ところでやはり、自分としても力入ったなあ・・という記事はみなさん読んでくれているようですね。そういうものなのかしら。さて、やっとモリスです。ここが本当は出発点だったのですが・・・。しかしモリスについて3記事めですが、なかなか、総括できるような記事になりません。
前回の記事
こちらの記事は、下の記事の続きになってます。今回は単独ではなく続きとして読んでいただいた方が理解しやすいと思います。
ゴシックと労働の喜び との結びつき
昨日の記事では、ラファエッロに代弁されるゴシック批判と、ラスキンのゴシック擁護を対比的に見て、そのような中にモリスが生涯のテーマというかこれからの社会の方向性を見出したことに若干触れたのですが、ゴシックと労働の喜びがどう結びつくの?というところに触れなかったので、???と思った方もいたかもしれません。

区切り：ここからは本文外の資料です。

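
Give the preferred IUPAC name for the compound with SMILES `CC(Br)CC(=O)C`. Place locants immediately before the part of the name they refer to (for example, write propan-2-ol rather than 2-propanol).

4-bromopentan-2-one

The longest chain bearing the carbonyl is 5 carbons long (pentane).
The principal characteristic group is a ketone (C=O on an internal carbon), named with the suffix -one.
Choose the numbering such that numbering from this end puts the carbonyl group at C-2 rather than C-4.
With this numbering: the carbonyl at C-2; a bromo group at C-4.
The name is 4-bromopentan-2-one.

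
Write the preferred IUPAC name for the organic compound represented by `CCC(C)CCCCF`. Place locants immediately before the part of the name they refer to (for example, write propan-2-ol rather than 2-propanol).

The longest carbon chain is 7 atoms: the parent is heptane.
Choose the numbering such that the substituent locant set {1,5} is lower than {3,7} at the first point of difference.
With this numbering: a fluoro group at C-1; a methyl group at C-5.
Prefixes are listed alphabetically: fluoro, methyl.
Putting it together: 1-fluoro-5-methylheptane.

1-fluoro-5-methylheptane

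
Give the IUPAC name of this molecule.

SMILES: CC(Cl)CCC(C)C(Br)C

2-bromo-6-chloro-3-methylheptane

The parent chain contains 7 carbons (heptane).
Number the chain so that the substituent locant set {2,3,6} is lower than {2,5,6} at the first point of difference.
With this numbering: a bromo group at C-2; a chloro group at C-6; a methyl group at C-3.
The substituents are ordered alphabetically, ignoring any di-/tri- multipliers.
The name is 2-bromo-6-chloro-3-methylheptane.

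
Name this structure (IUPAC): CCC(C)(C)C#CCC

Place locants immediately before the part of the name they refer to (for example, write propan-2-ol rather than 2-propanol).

Counting along the main chain through the multiple bond gives 7 carbons: the parent is heptane.
The chain contains a C≡C triple bond, so the unsaturation ending is -yne.
The numbering direction is chosen so that numbering from this end puts the triple bond at C-3 rather than C-4.
With this numbering: the triple bond between C-3 and C-4; two methyl groups at C-5.
Putting it together: 5,5-dimethylhept-3-yne.

5,5-dimethylhept-3-yne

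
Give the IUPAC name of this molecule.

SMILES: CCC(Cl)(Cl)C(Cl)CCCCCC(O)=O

7,8,8-trichlorodecanoic acid

The longest chain bearing the –COOH group is 10 carbons long (decane).
The principal characteristic group is a carboxylic acid (terminal –COOH), named with the suffix -oic acid.
The numbering direction is chosen so that the carboxylic acid carbon is C-1 by definition.
With this numbering: chloro groups at C-7 and C-8 (×2).
The name is 7,8,8-trichlorodecanoic acid.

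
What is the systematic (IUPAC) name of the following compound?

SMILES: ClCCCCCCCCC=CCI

11-chloro-1-iodoundec-2-ene

The longest carbon chain that includes the multiple bond has 11 carbons, so the parent hydride is undecane.
The chain contains a C=C double bond, so the unsaturation ending is -ene.
Number the chain so that numbering from this end puts the double bond at C-2 rather than C-9.
This places the double bond between C-2 and C-3; a chloro group at C-11; an iodo group at C-1.
Prefixes are listed alphabetically: chloro, iodo.
The name is 11-chloro-1-iodoundec-2-ene.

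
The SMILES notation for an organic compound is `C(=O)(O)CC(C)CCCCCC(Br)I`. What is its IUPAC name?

9-bromo-9-iodo-3-methylnonanoic acid

The longest carbon chain that includes the –COOH group has 9 carbons, so the parent hydride is nonane.
A carboxylic acid (terminal –COOH) is the principal characteristic group, giving the suffix -oic acid.
The numbering direction is chosen so that the carboxylic acid carbon is C-1 by definition.
This places a bromo group at C-9; an iodo group at C-9; a methyl group at C-3.
The substituents are ordered alphabetically, ignoring any di-/tri- multipliers.
Putting it together: 9-bromo-9-iodo-3-methylnonanoic acid.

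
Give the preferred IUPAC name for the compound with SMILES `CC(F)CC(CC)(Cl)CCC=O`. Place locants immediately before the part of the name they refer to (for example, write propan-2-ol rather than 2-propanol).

The longest carbon chain that includes the –CHO group has 7 carbons, so the parent hydride is heptane.
An aldehyde (terminal –CHO) is the principal characteristic group, giving the suffix -al.
Choose the numbering such that the aldehyde carbon is C-1 by definition.
That gives a chloro group at C-4; an ethyl group at C-4; a fluoro group at C-6.
Substituent prefixes are cited in alphabetical order (multiplying prefixes like di-/tri- are ignored for ordering).
Putting it together: 4-chloro-4-ethyl-6-fluoroheptanal.

4-chloro-4-ethyl-6-fluoroheptanal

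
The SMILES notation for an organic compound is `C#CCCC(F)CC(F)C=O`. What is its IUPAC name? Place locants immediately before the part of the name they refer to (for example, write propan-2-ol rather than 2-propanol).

Counting along the main chain through the –CHO group and the multiple bond gives 8 carbons: the parent is octane.
An aldehyde (terminal –CHO) is the principal characteristic group, giving the suffix -al.
There is one C≡C triple bond, indicated by the ending -yne.
The numbering direction is chosen so that the aldehyde carbon is C-1 by definition.
This places the triple bond between C-7 and C-8; fluoro groups at C-2 and C-4.
The name is 2,4-difluorooct-7-ynal.

2,4-difluorooct-7-ynal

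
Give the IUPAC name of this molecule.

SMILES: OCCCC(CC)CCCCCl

8-chloro-4-ethyloctan-1-ol

The longest carbon chain that includes the –OH group has 8 carbons, so the parent hydride is octane.
The highest-priority functional group is an alcohol (–OH), so the name ends in -ol.
Number the chain so that numbering from this end puts the hydroxyl group at C-1 rather than C-8.
With this numbering: the hydroxyl at C-1; a chloro group at C-8; an ethyl group at C-4.
Substituent prefixes are cited in alphabetical order (multiplying prefixes like di-/tri- are ignored for ordering).
The name is 8-chloro-4-ethyloctan-1-ol.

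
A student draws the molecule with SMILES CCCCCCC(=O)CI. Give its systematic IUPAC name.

The longest chain bearing the carbonyl is 8 carbons long (octane).
A ketone (C=O on an internal carbon) is the principal characteristic group, giving the suffix -one.
Choose the numbering such that numbering from this end puts the carbonyl group at C-2 rather than C-7.
This places the carbonyl at C-2; an iodo group at C-1.
Assembling the pieces gives 1-iodooctan-2-one.

1-iodooctan-2-one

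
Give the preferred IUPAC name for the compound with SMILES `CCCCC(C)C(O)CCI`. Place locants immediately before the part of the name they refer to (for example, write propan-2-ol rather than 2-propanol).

1-iodo-4-methyloctan-3-ol

The longest chain bearing the –OH group is 8 carbons long (octane).
The principal characteristic group is an alcohol (–OH), named with the suffix -ol.
Number the chain so that numbering from this end puts the hydroxyl group at C-3 rather than C-6.
This places the hydroxyl at C-3; an iodo group at C-1; a methyl group at C-4.
Substituent prefixes are cited in alphabetical order (multiplying prefixes like di-/tri- are ignored for ordering).
The name is 1-iodo-4-methyloctan-3-ol.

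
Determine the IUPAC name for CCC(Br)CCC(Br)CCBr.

1,3,6-tribromooctane

The longest carbon chain is 8 atoms: the parent is octane.
Number the chain so that the substituent locant set {1,3,6} is lower than {3,6,8} at the first point of difference.
With this numbering: bromo groups at C-1 and C-3 and C-6.
The name is 1,3,6-tribromooctane.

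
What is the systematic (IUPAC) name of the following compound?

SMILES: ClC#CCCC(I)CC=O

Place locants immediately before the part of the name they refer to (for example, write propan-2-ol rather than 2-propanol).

The longest chain bearing the –CHO group and the multiple bond is 7 carbons long (heptane).
The highest-priority functional group is an aldehyde (terminal –CHO), so the name ends in -al.
A C≡C triple bond in the chain gives the infix -yne-.
The numbering direction is chosen so that the aldehyde carbon is C-1 by definition.
That gives the triple bond between C-6 and C-7; a chloro group at C-7; an iodo group at C-3.
The substituents are ordered alphabetically, ignoring any di-/tri- multipliers.
The name is 7-chloro-3-iodohept-6-ynal.

7-chloro-3-iodohept-6-ynal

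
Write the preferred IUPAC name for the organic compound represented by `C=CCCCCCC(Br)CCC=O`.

4-bromoundec-10-enal

The longest carbon chain that includes the –CHO group and the multiple bond has 11 carbons, so the parent hydride is undecane.
The principal characteristic group is an aldehyde (terminal –CHO), named with the suffix -al.
There is one C=C double bond, indicated by the ending -ene.
Choose the numbering such that the aldehyde carbon is C-1 by definition.
This places the double bond between C-10 and C-11; a bromo group at C-4.
Assembling the pieces gives 4-bromoundec-10-enal.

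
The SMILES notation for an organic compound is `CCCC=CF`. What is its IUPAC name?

1-fluoropent-1-ene

Counting along the main chain through the multiple bond gives 5 carbons: the parent is pentane.
A C=C double bond in the chain gives the infix -ene-.
Choose the numbering such that numbering from this end puts the double bond at C-1 rather than C-4.
That gives the double bond between C-1 and C-2; a fluoro group at C-1.
The name is 1-fluoropent-1-ene.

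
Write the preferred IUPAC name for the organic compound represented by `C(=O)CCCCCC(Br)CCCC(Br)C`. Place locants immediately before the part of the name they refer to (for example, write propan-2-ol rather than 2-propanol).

7,11-dibromododecanal

The longest chain bearing the –CHO group is 12 carbons long (dodecane).
The principal characteristic group is an aldehyde (terminal –CHO), named with the suffix -al.
Choose the numbering such that the aldehyde carbon is C-1 by definition.
That gives bromo groups at C-7 and C-11.
The name is 7,11-dibromododecanal.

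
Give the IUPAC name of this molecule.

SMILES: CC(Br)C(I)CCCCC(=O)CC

9-bromo-8-iododecan-3-one

The longest carbon chain that includes the carbonyl has 10 carbons, so the parent hydride is decane.
The principal characteristic group is a ketone (C=O on an internal carbon), named with the suffix -one.
Choose the numbering such that numbering from this end puts the carbonyl group at C-3 rather than C-8.
That gives the carbonyl at C-3; a bromo group at C-9; an iodo group at C-8.
Prefixes are listed alphabetically: bromo, iodo.
The name is 9-bromo-8-iododecan-3-one.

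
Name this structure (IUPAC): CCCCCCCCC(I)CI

1,2-diiododecane

The parent chain contains 10 carbons (decane).
Choose the numbering such that the substituent locant set {1,2} is lower than {9,10} at the first point of difference.
This places iodo groups at C-1 and C-2.
The name is 1,2-diiododecane.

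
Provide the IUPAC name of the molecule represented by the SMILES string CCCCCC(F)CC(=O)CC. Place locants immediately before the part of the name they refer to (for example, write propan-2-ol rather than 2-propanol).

5-fluorodecan-3-one

The longest chain bearing the carbonyl is 10 carbons long (decane).
The principal characteristic group is a ketone (C=O on an internal carbon), named with the suffix -one.
The numbering direction is chosen so that numbering from this end puts the carbonyl group at C-3 rather than C-8.
With this numbering: the carbonyl at C-3; a fluoro group at C-5.
Putting it together: 5-fluorodecan-3-one.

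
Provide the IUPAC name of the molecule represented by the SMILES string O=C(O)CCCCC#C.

The longest chain bearing the –COOH group and the multiple bond is 7 carbons long (heptane).
A carboxylic acid (terminal –COOH) is the principal characteristic group, giving the suffix -oic acid.
There is one C≡C triple bond, indicated by the ending -yne.
Choose the numbering such that the carboxylic acid carbon is C-1 by definition.
That gives the triple bond between C-6 and C-7.
The name is hept-6-ynoic acid.

hept-6-ynoic acid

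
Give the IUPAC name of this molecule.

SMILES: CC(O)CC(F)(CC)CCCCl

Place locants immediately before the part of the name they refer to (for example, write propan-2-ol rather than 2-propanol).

7-chloro-4-ethyl-4-fluoroheptan-2-ol

Counting along the main chain through the –OH group gives 7 carbons: the parent is heptane.
The principal characteristic group is an alcohol (–OH), named with the suffix -ol.
Number the chain so that numbering from this end puts the hydroxyl group at C-2 rather than C-6.
With this numbering: the hydroxyl at C-2; a chloro group at C-7; an ethyl group at C-4; a fluoro group at C-4.
The substituents are ordered alphabetically, ignoring any di-/tri- multipliers.
Assembling the pieces gives 7-chloro-4-ethyl-4-fluoroheptan-2-ol.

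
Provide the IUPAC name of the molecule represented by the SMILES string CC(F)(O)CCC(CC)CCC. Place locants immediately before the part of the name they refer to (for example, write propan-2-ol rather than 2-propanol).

5-ethyl-2-fluorooctan-2-ol

Counting along the main chain through the –OH group gives 8 carbons: the parent is octane.
The highest-priority functional group is an alcohol (–OH), so the name ends in -ol.
Number the chain so that numbering from this end puts the hydroxyl group at C-2 rather than C-7.
That gives the hydroxyl at C-2; an ethyl group at C-5; a fluoro group at C-2.
Prefixes are listed alphabetically: ethyl, fluoro.
Assembling the pieces gives 5-ethyl-2-fluorooctan-2-ol.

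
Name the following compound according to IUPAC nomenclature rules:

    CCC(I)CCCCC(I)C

The longest continuous carbon chain has 9 atoms, so the parent hydride is nonane.
The numbering direction is chosen so that the substituent locant set {2,7} is lower than {3,8} at the first point of difference.
With this numbering: iodo groups at C-2 and C-7.
The name is 2,7-diiodononane.

2,7-diiodononane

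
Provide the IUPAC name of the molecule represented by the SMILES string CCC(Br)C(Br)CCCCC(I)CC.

3,4-dibromo-9-iodoundecane

The parent chain contains 11 carbons (undecane).
The numbering direction is chosen so that the substituent locant set {3,4,9} is lower than {3,8,9} at the first point of difference.
This places bromo groups at C-3 and C-4; an iodo group at C-9.
Prefixes are listed alphabetically: bromo, iodo.
Putting it together: 3,4-dibromo-9-iodoundecane.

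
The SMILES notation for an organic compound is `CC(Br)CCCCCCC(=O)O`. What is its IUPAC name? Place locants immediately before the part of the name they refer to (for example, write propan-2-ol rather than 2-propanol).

The longest carbon chain that includes the –COOH group has 9 carbons, so the parent hydride is nonane.
A carboxylic acid (terminal –COOH) is the principal characteristic group, giving the suffix -oic acid.
Choose the numbering such that the carboxylic acid carbon is C-1 by definition.
With this numbering: a bromo group at C-8.
Putting it together: 8-bromononanoic acid.

8-bromononanoic acid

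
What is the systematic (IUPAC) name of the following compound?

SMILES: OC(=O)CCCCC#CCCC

The longest chain bearing the –COOH group and the multiple bond is 10 carbons long (decane).
A carboxylic acid (terminal –COOH) is the principal characteristic group, giving the suffix -oic acid.
A C≡C triple bond in the chain gives the infix -yne-.
Choose the numbering such that the carboxylic acid carbon is C-1 by definition.
This places the triple bond between C-6 and C-7.
Assembling the pieces gives dec-6-ynoic acid.

dec-6-ynoic acid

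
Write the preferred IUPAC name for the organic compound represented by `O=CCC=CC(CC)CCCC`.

5-ethylnon-3-enal

The longest carbon chain that includes the –CHO group and the multiple bond has 9 carbons, so the parent hydride is nonane.
An aldehyde (terminal –CHO) is the principal characteristic group, giving the suffix -al.
The chain contains a C=C double bond, so the unsaturation ending is -ene.
Choose the numbering such that the aldehyde carbon is C-1 by definition.
With this numbering: the double bond between C-3 and C-4; an ethyl group at C-5.
Putting it together: 5-ethylnon-3-enal.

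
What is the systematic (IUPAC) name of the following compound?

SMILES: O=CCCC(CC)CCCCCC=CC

The longest carbon chain that includes the –CHO group and the multiple bond has 12 carbons, so the parent hydride is dodecane.
The principal characteristic group is an aldehyde (terminal –CHO), named with the suffix -al.
The chain contains a C=C double bond, so the unsaturation ending is -ene.
Number the chain so that the aldehyde carbon is C-1 by definition.
With this numbering: the double bond between C-10 and C-11; an ethyl group at C-4.
Putting it together: 4-ethyldodec-10-enal.

4-ethyldodec-10-enal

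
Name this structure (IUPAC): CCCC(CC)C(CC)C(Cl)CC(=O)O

3-chloro-4,5-diethyloctanoic acid

Counting along the main chain through the –COOH group gives 8 carbons: the parent is octane.
The highest-priority functional group is a carboxylic acid (terminal –COOH), so the name ends in -oic acid.
Choose the numbering such that the carboxylic acid carbon is C-1 by definition.
This places a chloro group at C-3; ethyl groups at C-4 and C-5.
Prefixes are listed alphabetically: chloro, ethyl.
The name is 3-chloro-4,5-diethyloctanoic acid.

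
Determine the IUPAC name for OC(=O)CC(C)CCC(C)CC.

Counting along the main chain through the –COOH group gives 8 carbons: the parent is octane.
The highest-priority functional group is a carboxylic acid (terminal –COOH), so the name ends in -oic acid.
Number the chain so that the carboxylic acid carbon is C-1 by definition.
That gives methyl groups at C-3 and C-6.
Putting it together: 3,6-dimethyloctanoic acid.

3,6-dimethyloctanoic acid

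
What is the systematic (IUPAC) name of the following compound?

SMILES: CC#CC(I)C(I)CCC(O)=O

4,5-diiodooct-6-ynoic acid

The longest carbon chain that includes the –COOH group and the multiple bond has 8 carbons, so the parent hydride is octane.
The highest-priority functional group is a carboxylic acid (terminal –COOH), so the name ends in -oic acid.
There is one C≡C triple bond, indicated by the ending -yne.
Number the chain so that the carboxylic acid carbon is C-1 by definition.
This places the triple bond between C-6 and C-7; iodo groups at C-4 and C-5.
Putting it together: 4,5-diiodooct-6-ynoic acid.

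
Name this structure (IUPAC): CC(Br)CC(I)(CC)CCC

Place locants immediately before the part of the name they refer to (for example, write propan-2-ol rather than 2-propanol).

The longest continuous carbon chain has 7 atoms, so the parent hydride is heptane.
The numbering direction is chosen so that the substituent locant set {2,4,4} is lower than {4,4,6} at the first point of difference.
That gives a bromo group at C-2; an ethyl group at C-4; an iodo group at C-4.
Substituent prefixes are cited in alphabetical order (multiplying prefixes like di-/tri- are ignored for ordering).
The name is 2-bromo-4-ethyl-4-iodoheptane.

2-bromo-4-ethyl-4-iodoheptane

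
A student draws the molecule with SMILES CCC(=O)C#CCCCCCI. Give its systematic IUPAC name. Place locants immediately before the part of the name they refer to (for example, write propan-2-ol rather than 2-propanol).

10-iododec-4-yn-3-one

The longest chain bearing the carbonyl and the multiple bond is 10 carbons long (decane).
The principal characteristic group is a ketone (C=O on an internal carbon), named with the suffix -one.
There is one C≡C triple bond, indicated by the ending -yne.
Choose the numbering such that numbering from this end puts the carbonyl group at C-3 rather than C-8.
With this numbering: the carbonyl at C-3; the triple bond between C-4 and C-5; an iodo group at C-10.
Putting it together: 10-iododec-4-yn-3-one.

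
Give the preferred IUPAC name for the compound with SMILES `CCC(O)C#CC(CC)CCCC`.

The longest chain bearing the –OH group and the multiple bond is 10 carbons long (decane).
The highest-priority functional group is an alcohol (–OH), so the name ends in -ol.
A C≡C triple bond in the chain gives the infix -yne-.
Number the chain so that numbering from this end puts the hydroxyl group at C-3 rather than C-8.
That gives the hydroxyl at C-3; the triple bond between C-4 and C-5; an ethyl group at C-6.
Assembling the pieces gives 6-ethyldec-4-yn-3-ol.

6-ethyldec-4-yn-3-ol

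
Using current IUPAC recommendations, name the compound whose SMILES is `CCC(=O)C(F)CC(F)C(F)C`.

The longest chain bearing the carbonyl is 8 carbons long (octane).
The principal characteristic group is a ketone (C=O on an internal carbon), named with the suffix -one.
Number the chain so that numbering from this end puts the carbonyl group at C-3 rather than C-6.
This places the carbonyl at C-3; fluoro groups at C-4 and C-6 and C-7.
Putting it together: 4,6,7-trifluorooctan-3-one.

4,6,7-trifluorooctan-3-one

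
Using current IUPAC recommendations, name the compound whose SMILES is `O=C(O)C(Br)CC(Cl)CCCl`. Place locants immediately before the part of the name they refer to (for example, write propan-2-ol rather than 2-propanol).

The longest chain bearing the –COOH group is 6 carbons long (hexane).
The principal characteristic group is a carboxylic acid (terminal –COOH), named with the suffix -oic acid.
Choose the numbering such that the carboxylic acid carbon is C-1 by definition.
That gives a bromo group at C-2; chloro groups at C-4 and C-6.
The substituents are ordered alphabetically, ignoring any di-/tri- multipliers.
The name is 2-bromo-4,6-dichlorohexanoic acid.

2-bromo-4,6-dichlorohexanoic acid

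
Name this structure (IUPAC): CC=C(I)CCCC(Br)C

7-bromo-3-iodooct-2-ene

The longest carbon chain that includes the multiple bond has 8 carbons, so the parent hydride is octane.
The chain contains a C=C double bond, so the unsaturation ending is -ene.
Number the chain so that numbering from this end puts the double bond at C-2 rather than C-6.
This places the double bond between C-2 and C-3; a bromo group at C-7; an iodo group at C-3.
Prefixes are listed alphabetically: bromo, iodo.
Putting it together: 7-bromo-3-iodooct-2-ene.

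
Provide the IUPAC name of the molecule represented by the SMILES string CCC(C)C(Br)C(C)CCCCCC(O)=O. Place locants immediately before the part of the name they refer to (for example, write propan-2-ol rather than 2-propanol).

8-bromo-7,9-dimethylundecanoic acid

The longest chain bearing the –COOH group is 11 carbons long (undecane).
The principal characteristic group is a carboxylic acid (terminal –COOH), named with the suffix -oic acid.
Choose the numbering such that the carboxylic acid carbon is C-1 by definition.
With this numbering: a bromo group at C-8; methyl groups at C-7 and C-9.
Substituent prefixes are cited in alphabetical order (multiplying prefixes like di-/tri- are ignored for ordering).
The name is 8-bromo-7,9-dimethylundecanoic acid.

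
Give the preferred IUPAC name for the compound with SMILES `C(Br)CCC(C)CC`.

1-bromo-4-methylhexane

The longest carbon chain is 6 atoms: the parent is hexane.
The numbering direction is chosen so that the substituent locant set {1,4} is lower than {3,6} at the first point of difference.
That gives a bromo group at C-1; a methyl group at C-4.
Substituent prefixes are cited in alphabetical order (multiplying prefixes like di-/tri- are ignored for ordering).
Putting it together: 1-bromo-4-methylhexane.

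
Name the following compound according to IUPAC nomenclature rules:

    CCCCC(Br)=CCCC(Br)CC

5,9-dibromoundec-5-ene

The longest carbon chain that includes the multiple bond has 11 carbons, so the parent hydride is undecane.
The chain contains a C=C double bond, so the unsaturation ending is -ene.
The numbering direction is chosen so that numbering from this end puts the double bond at C-5 rather than C-6.
With this numbering: the double bond between C-5 and C-6; bromo groups at C-5 and C-9.
The name is 5,9-dibromoundec-5-ene.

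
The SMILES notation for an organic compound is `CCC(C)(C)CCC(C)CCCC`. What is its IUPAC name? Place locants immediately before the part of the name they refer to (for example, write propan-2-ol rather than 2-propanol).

3,3,6-trimethyldecane

The longest continuous carbon chain has 10 atoms, so the parent hydride is decane.
Choose the numbering such that the substituent locant set {3,3,6} is lower than {5,8,8} at the first point of difference.
This places methyl groups at C-3 (×2) and C-6.
The name is 3,3,6-trimethyldecane.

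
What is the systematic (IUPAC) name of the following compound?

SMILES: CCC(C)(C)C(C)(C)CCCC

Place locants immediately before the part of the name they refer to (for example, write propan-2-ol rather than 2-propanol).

3,3,4,4-tetramethyloctane

The parent chain contains 8 carbons (octane).
Number the chain so that the substituent locant set {3,3,4,4} is lower than {5,5,6,6} at the first point of difference.
This places methyl groups at C-3 (×2) and C-4 (×2).
Assembling the pieces gives 3,3,4,4-tetramethyloctane.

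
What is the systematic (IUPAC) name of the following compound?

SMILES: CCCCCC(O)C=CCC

The longest chain bearing the –OH group and the multiple bond is 10 carbons long (decane).
The principal characteristic group is an alcohol (–OH), named with the suffix -ol.
There is one C=C double bond, indicated by the ending -ene.
The numbering direction is chosen so that numbering from this end puts the hydroxyl group at C-5 rather than C-6.
With this numbering: the hydroxyl at C-5; the double bond between C-3 and C-4.
Assembling the pieces gives dec-3-en-5-ol.

dec-3-en-5-ol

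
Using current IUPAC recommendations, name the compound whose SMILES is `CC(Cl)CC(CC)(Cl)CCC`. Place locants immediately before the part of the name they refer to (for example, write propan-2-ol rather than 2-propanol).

The longest continuous carbon chain has 7 atoms, so the parent hydride is heptane.
Choose the numbering such that the substituent locant set {2,4,4} is lower than {4,4,6} at the first point of difference.
This places chloro groups at C-2 and C-4; an ethyl group at C-4.
Substituent prefixes are cited in alphabetical order (multiplying prefixes like di-/tri- are ignored for ordering).
The name is 2,4-dichloro-4-ethylheptane.

2,4-dichloro-4-ethylheptane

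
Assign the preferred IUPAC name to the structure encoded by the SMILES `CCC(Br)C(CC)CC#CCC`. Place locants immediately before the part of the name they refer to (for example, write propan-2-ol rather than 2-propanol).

7-bromo-6-ethylnon-3-yne

The longest carbon chain that includes the multiple bond has 9 carbons, so the parent hydride is nonane.
There is one C≡C triple bond, indicated by the ending -yne.
Number the chain so that numbering from this end puts the triple bond at C-3 rather than C-6.
This places the triple bond between C-3 and C-4; a bromo group at C-7; an ethyl group at C-6.
Prefixes are listed alphabetically: bromo, ethyl.
The name is 7-bromo-6-ethylnon-3-yne.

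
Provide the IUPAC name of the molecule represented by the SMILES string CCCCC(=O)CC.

heptan-3-one

Counting along the main chain through the carbonyl gives 7 carbons: the parent is heptane.
A ketone (C=O on an internal carbon) is the principal characteristic group, giving the suffix -one.
Choose the numbering such that numbering from this end puts the carbonyl group at C-3 rather than C-5.
That gives the carbonyl at C-3.
The name is heptan-3-one.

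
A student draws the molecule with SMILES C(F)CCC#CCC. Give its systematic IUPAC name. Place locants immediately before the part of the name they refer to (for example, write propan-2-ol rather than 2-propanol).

7-fluorohept-3-yne

The longest chain bearing the multiple bond is 7 carbons long (heptane).
A C≡C triple bond in the chain gives the infix -yne-.
Choose the numbering such that numbering from this end puts the triple bond at C-3 rather than C-4.
This places the triple bond between C-3 and C-4; a fluoro group at C-7.
Assembling the pieces gives 7-fluorohept-3-yne.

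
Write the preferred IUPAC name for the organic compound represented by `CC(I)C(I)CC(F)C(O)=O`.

2-fluoro-4,5-diiodohexanoic acid

Counting along the main chain through the –COOH group gives 6 carbons: the parent is hexane.
A carboxylic acid (terminal –COOH) is the principal characteristic group, giving the suffix -oic acid.
The numbering direction is chosen so that the carboxylic acid carbon is C-1 by definition.
With this numbering: a fluoro group at C-2; iodo groups at C-4 and C-5.
Substituent prefixes are cited in alphabetical order (multiplying prefixes like di-/tri- are ignored for ordering).
Putting it together: 2-fluoro-4,5-diiodohexanoic acid.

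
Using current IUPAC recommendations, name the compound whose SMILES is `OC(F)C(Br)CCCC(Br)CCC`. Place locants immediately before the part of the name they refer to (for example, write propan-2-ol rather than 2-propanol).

2,6-dibromo-1-fluorononan-1-ol

Counting along the main chain through the –OH group gives 9 carbons: the parent is nonane.
The highest-priority functional group is an alcohol (–OH), so the name ends in -ol.
Number the chain so that numbering from this end puts the hydroxyl group at C-1 rather than C-9.
That gives the hydroxyl at C-1; bromo groups at C-2 and C-6; a fluoro group at C-1.
Substituent prefixes are cited in alphabetical order (multiplying prefixes like di-/tri- are ignored for ordering).
The name is 2,6-dibromo-1-fluorononan-1-ol.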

その辺りを簡単に整理して、概論に戻れたらなと思います。
全記事でも挙げた、ジョン・ラスキン『ゴシックの本質』の中では、前回書いたものの後、当時の労働について書かれています。最も端的に書けば、人間が機械のように労働することで喜びを失う。そしてそのことが最も悲劇であると。そしてこのように書きます:
そして、このような労働から生み出される工業製品についての奨励をすべきではないと説く。そして以下、少し長い引用ではありますが挙げておきます。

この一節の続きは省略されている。